TWIP starts with the iron crystal structure
Pure iron exists normally in one of two main kinds of crystal structure: alpha-iron with a body-centered-cubic (bcc) lattice – forming a material known as ferrite, and a gamma-iron face-centered-cubic (fcc) lattice – forming austenite - see Figure 1.
Figure 1. Pure iron can take on two crystal structures.
At room temperature, pure iron exists as ferrite. It transforms into austenite at temperatures above 911°C. However, special alloying elements called austenite formers - like nickel, manganese, cobalt or nitrogen – enable austenite to exist at room temperature. Because of their characteristic microstructure, austenitic steels show different properties than ferritic steels.
There is a further crystal structure that results in another material important in steel – martensite. The fcc structure of austenite that exists at high temperatures allows carbon atoms to fit easily into the spaces between the iron atoms. In contrast, there is much less space for carbon atoms in the bcc ferrite structure. If a hot steel is cooled very quickly (quenched), the carbon atoms become trapped in the ferrite. The result is a distorted crystal structure that forms martensite. This is important as martensite is very hard and is a significant factor in the strengthening of steel.
One of the main influences on the hardening mechanism of austenitic steels is the stacking fault energy (SFE), a material property at the atomic scale. The SFE is defined as the necessary energy to create a stacking fault as a two-dimensional lattice defect on a crystal face. A material with an SFE lower than 20 mJ/m² will form martensite during deformation – this is the TRIP-effect (Transformation Induced Plasticity). On the other hand, steels with an SFE between 20 mJ/m² and 30 mJ/m² can be characterized by a massive twinning effect called TWIP (Twinning Induced Plasticity).

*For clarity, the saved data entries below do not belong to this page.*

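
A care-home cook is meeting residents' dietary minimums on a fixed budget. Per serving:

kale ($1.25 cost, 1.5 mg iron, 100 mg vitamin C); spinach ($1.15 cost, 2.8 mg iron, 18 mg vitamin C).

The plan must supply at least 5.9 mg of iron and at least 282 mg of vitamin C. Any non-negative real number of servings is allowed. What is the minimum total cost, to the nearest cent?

At the optimum either one food covers both requirements or two foods hit both targets exactly; no other combination can be cheaper.
kale only: max(5.9/1.5, 282/100) = 3.933 servings → $4.92.
spinach only: max(5.9/2.8, 282/18) = 15.67 servings → $18.02.
kale + spinach with both tight: 2.701 servings and 0.6601 servings → $4.14.
So the least-cost plan costs $4.14.

$4.14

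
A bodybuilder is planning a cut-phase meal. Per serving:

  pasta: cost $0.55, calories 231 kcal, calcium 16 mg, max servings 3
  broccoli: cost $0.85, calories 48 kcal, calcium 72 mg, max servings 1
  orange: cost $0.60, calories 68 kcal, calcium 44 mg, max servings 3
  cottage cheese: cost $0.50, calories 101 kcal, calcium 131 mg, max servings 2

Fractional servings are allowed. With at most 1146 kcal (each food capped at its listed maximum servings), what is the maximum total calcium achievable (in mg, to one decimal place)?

Calcium per kcal: broccoli 1.5, cottage cheese 1.297, orange 0.6471, pasta 0.06926.
Take 1 serving of broccoli: uses 48 kcal, +72.0 mg calcium (running total 72.0 mg).
Take 2 servings of cottage cheese: uses 202 kcal, +262.0 mg calcium (running total 334.0 mg).
Take 3 servings of orange: uses 204 kcal, +132.0 mg calcium (running total 466.0 mg).
Take 2.996 servings of pasta: uses 692 kcal, +47.9 mg calcium (running total 513.9 mg).
Greedy by best ratio exhausts the calories allowance optimally: 513.9 mg.

513.9 mg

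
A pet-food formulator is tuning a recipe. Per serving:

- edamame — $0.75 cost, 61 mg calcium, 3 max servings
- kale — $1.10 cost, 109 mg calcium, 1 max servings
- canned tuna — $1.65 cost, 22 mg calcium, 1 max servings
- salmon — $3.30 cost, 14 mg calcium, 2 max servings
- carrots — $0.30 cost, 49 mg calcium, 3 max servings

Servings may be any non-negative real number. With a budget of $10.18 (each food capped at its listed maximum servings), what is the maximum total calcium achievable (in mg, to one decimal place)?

Calcium per dollar: carrots 163.3, kale 99.09, edamame 81.33, canned tuna 13.33, salmon 4.242.
Take 3 servings of carrots: spends $0.90, +147.0 mg calcium (running total 147.0 mg).
Take 1 serving of kale: spends $1.10, +109.0 mg calcium (running total 256.0 mg).
Take 3 servings of edamame: spends $2.25, +183.0 mg calcium (running total 439.0 mg).
Take 1 serving of canned tuna: spends $1.65, +22.0 mg calcium (running total 461.0 mg).
Take 1.297 servings of salmon: spends $4.28, +18.2 mg calcium (running total 479.2 mg).
Filling greedily by calcium-per-dollar is optimal for one linear limit, giving 479.2 mg.

479.2 mg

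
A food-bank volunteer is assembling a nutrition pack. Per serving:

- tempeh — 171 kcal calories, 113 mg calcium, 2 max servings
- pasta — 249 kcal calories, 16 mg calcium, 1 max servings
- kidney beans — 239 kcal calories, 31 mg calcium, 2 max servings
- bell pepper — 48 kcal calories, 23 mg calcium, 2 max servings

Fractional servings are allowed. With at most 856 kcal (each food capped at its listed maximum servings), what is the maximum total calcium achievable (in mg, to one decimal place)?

Calcium per kcal: tempeh 0.6608, bell pepper 0.4792, kidney beans 0.1297, pasta 0.06426.
Take 2 servings of tempeh: uses 342 kcal, +226.0 mg calcium (running total 226.0 mg).
Take 2 servings of bell pepper: uses 96 kcal, +46.0 mg calcium (running total 272.0 mg).
Take 1.749 servings of kidney beans: uses 418 kcal, +54.2 mg calcium (running total 326.2 mg).
Greedy by best ratio exhausts the calories allowance optimally: 326.2 mg.

326.2 mg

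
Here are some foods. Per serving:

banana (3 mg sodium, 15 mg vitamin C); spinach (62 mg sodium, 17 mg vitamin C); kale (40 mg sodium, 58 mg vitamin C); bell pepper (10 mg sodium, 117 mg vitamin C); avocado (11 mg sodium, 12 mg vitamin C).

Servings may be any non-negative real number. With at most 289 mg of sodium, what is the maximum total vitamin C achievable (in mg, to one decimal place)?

Vitamin C per mg sodium: bell pepper 11.7, banana 5, kale 1.45, avocado 1.091, spinach 0.2742.
With no serving limits, spend the whole sodium allowance on bell pepper: 289 mg / 10 mg × 117 mg = 3381.3 mg.

3381.3 mg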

TWIP hardening results from the creation of an increasing number of deformation twins in the austenitic microstructure, with the growing number of twin boundaries acting in the same way as grain boundaries to strengthen the steel. The TWIP effect also gives the steel a high instantaneous hardening rate (n-value) as the microstructure becomes increasingly finer.
TWIP steel advantages
TWIP austenitic stainless steels produced by Outokumpu are mainly alloyed with manganese (Mn) and chromium (Cr). The Forta H-Series comprises the Forta H500, H800 and H1000 grades – named according to their yield strength. The properties of these grades are shown in Figures 2 and 3.
Material | Yield strength Rp0.2 [MPa] | Tensile strength Rm [Mpa] | Elongation after fracture A80 [%] |
Typical values | |||
Forta H500 | 530 | 900 | 51 |
Forta H800 | 800 | 1000 | 31 |
Forta H1000 | 1000 | 1200 | 13 |
Figure 2. Forta H-Series’ mechanical properties.
The closely controlled addition of austenite forming elements gives TWIP steels a fully-austenitic microstructure. That means that the austenitic microstructure from the initial state remains stable throughout forming and metal cutting processes, deformation (such as in a crash impact) or welding, without transforming into martensite.
A key property of austenitic steels is that they are not magnetic. TWIP steels remain fully austenitic during forming and machining processes, such as drilling, turning and milling. Therefore, they are ideally suited for electric motor applications where it is essential to use non-magnetic materials to ensure maximum efficiency.
Figure 3. Comparison of Forta H-Series with other automotive materials.
During a crash impact, the Forta H-Series with its fully austenitic microstructure and the TWIP hardening effect demonstrates its full benefit: the material hardens in relation to the impact force, providing high resistance to the impact while simultaneously absorbing the impact energy. Simulations of structural elements, such as a b-pillar, show a direct lightweight potential of 35 % in relation to press hardened steels like 22MnB5, without brittle failure.
Figure 4. In a crash test at a speed higher than 30 km/h, Forta H1000 (on the right) absorbed the impact energy without failing. The test compared Forta H-Series to a hot-formed steel profile (22MnB5) on the left, which could not withstand the impact and suffered a brittle failure.
TWIP steels for the vehicles of the future
In addition to the direct possibilities for reducing the weight of existing designs, the Forta H-Series offers further advantages for designing new components, e.g. the reduction of needed components due to functional integration. Furthermore, this new material can enable the utilization of innovative geometrical degrees and forming processes to address weight and size challenges while also increasing component stiffness.